Assume that after discussions and negotiations mediated by you, Sturata Inc. decided to acquire Ryoichi and use it as a design and development centre. A formal offer is being prepared to acquire Ryoichi for US$1.25 million 30/70 cash/options ratio (ratio of cash to the underwritten value of stock options that a buying company offers to the shareholders of the company being purchased). As a start-up company, Sturata can only offer stock options and not marketable securities with cash or other tangible assets. It was also agreed that the team will look into the possibility of opening up a production centre in China. This has further complicated the overall project.

Recent Developments: Each member of
the executive team spent 60 hours during the first week just to develop a hiring plan and to engage recruiters.

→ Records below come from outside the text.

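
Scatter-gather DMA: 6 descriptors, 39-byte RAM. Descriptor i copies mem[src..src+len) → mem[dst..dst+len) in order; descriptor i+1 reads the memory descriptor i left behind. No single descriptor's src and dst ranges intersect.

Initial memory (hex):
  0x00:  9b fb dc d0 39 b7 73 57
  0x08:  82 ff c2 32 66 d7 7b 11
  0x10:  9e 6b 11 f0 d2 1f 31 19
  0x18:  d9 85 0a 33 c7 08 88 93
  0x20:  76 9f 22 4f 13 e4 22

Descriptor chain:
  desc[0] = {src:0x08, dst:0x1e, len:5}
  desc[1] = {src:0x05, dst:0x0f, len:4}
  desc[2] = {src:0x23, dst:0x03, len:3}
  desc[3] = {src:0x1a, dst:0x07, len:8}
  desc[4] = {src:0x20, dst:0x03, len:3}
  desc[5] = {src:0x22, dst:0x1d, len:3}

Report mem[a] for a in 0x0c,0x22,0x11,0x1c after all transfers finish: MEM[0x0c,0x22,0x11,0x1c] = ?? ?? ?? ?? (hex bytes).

MEM[0x0c,0x22,0x11,0x1c] = ff 66 57 c7

#0 dst[0x1e+5] := {0x82,0xff,0xc2,0x32,0x66}
#1 dst[0x0f+4] := {0xb7,0x73,0x57,0x82}
#2 dst[0x03+3] := {0x4f,0x13,0xe4}
#3 dst[0x07+8] := {0x0a,0x33,0xc7,0x08,0x82,0xff,0xc2,0x32}
#4 dst[0x03+3] := {0xc2,0x32,0x66}
#5 dst[0x1d+3] := {0x66,0x4f,0x13}
query mem[0x0c]=0xff, mem[0x22]=0x66, mem[0x11]=0x57, mem[0x1c]=0xc7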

During the second week of operations, a series of unfortunate events occurred. Ryoichi requested a revision in the buyout offer to a 50/50 cash/options ratio. Jeff Hoffman suffered a mild heart-attack and is currently hospitalised. Dr. O’Neal had to take a leave of five days to travel to Ireland for the funeral of his grandmother. These events have almost destroyed the original start-up project plan you had designed. Things were changing too fast and you found yourself under immense pressure to keep the project on schedule. More than half of your project contingency buffer has already been absorbed in a matter of just one week. There is no more room for error, and obviously, you are under immense pressure.

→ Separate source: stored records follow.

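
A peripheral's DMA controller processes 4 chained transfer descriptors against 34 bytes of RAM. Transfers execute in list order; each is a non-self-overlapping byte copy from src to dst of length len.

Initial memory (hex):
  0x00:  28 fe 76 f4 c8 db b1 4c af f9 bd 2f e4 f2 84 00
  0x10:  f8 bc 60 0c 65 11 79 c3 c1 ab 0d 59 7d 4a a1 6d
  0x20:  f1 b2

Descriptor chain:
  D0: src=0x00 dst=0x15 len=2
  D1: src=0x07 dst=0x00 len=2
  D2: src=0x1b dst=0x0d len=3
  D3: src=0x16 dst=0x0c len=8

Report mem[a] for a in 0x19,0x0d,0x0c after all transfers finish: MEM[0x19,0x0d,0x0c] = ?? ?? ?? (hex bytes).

MEM[0x19,0x0d,0x0c] = ab c3 fe

[0] 0x00->0x15 len=2 : 28 fe
[1] 0x07->0x00 len=2 : 4c af
[2] 0x1b->0x0d len=3 : 59 7d 4a
[3] 0x16->0x0c len=8 : fe c3 c1 ab 0d 59 7d 4a
query mem[0x19]=0xab, mem[0x0d]=0xc3, mem[0x0c]=0xfe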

In a conference call, the executive team emphasised that start-ups are high-stress and high-stake undertakings and thought that there should be a way to control leadership stress.

Final Project Requirements (Due at the end of Week 8):

Your project deliverables will include:

  1. An organisational design plan for the start-up showing its evolution over 10 months. Include the following in this plan:
    1. Your decision for the initial organisational form. What should the organisational form look like as the project progresses towards completion? Provide explanations to support your answer.
  2. An interface diagram to show interfaces between various teams and units within the organisation and their interfaces with external organisations and regulatory bodies. For each internal and external interface, identify stakeholders. Describe what form of leadership skills will be needed for interaction at these interfaces.
  3. Concrete activities and a plan to resolve the potential conflict between Jeff Hoffman and Dr. O’Neal about Ryoichi.
  4. Assessment of any behavioural issues with regard to Sturata Inc. buying Ryoichi and whether you should put a structure in place so that Ryoichi employees are assimilated cohesively within the new organisation. Explain your answer.
  5. A plan to manage leadership and team member stress individually and collectively. You need to research to find and the best ways to control leadership stress. Your description for these should not exceed two paragraphs. Your research should not be limited to the recommended text. Explain how leaders can reduce stress for team members.
  6. A Code of Ethics for Sturata Inc. highlighting the value system the organisation should embrace keeping in view its multi-cultural and cross-functional nature. The code should include one short paragraph to explain each of the following:
    • General employee conduct in a multicultural environment
    • Conflict of interest and post-work activities
    • Recording organizational communications
    • Relationship with suppliers
    • Relationship with customers and partners
    • Gifts, favours, and commissions
    • Responsibility to society and environment

Reference
Glindinning. M. (2009) ‘Kiva robots save Zappos shoe leather’, Material Handling Wholesaler[Online]. Available from: http://www.mhwmag.com/article.cfm?id=27246&PageNum=1 (Accessed: 22 February 2009).
Please make sure that you cite and reference all your outside sources properly, as per the Harvard Referencing System.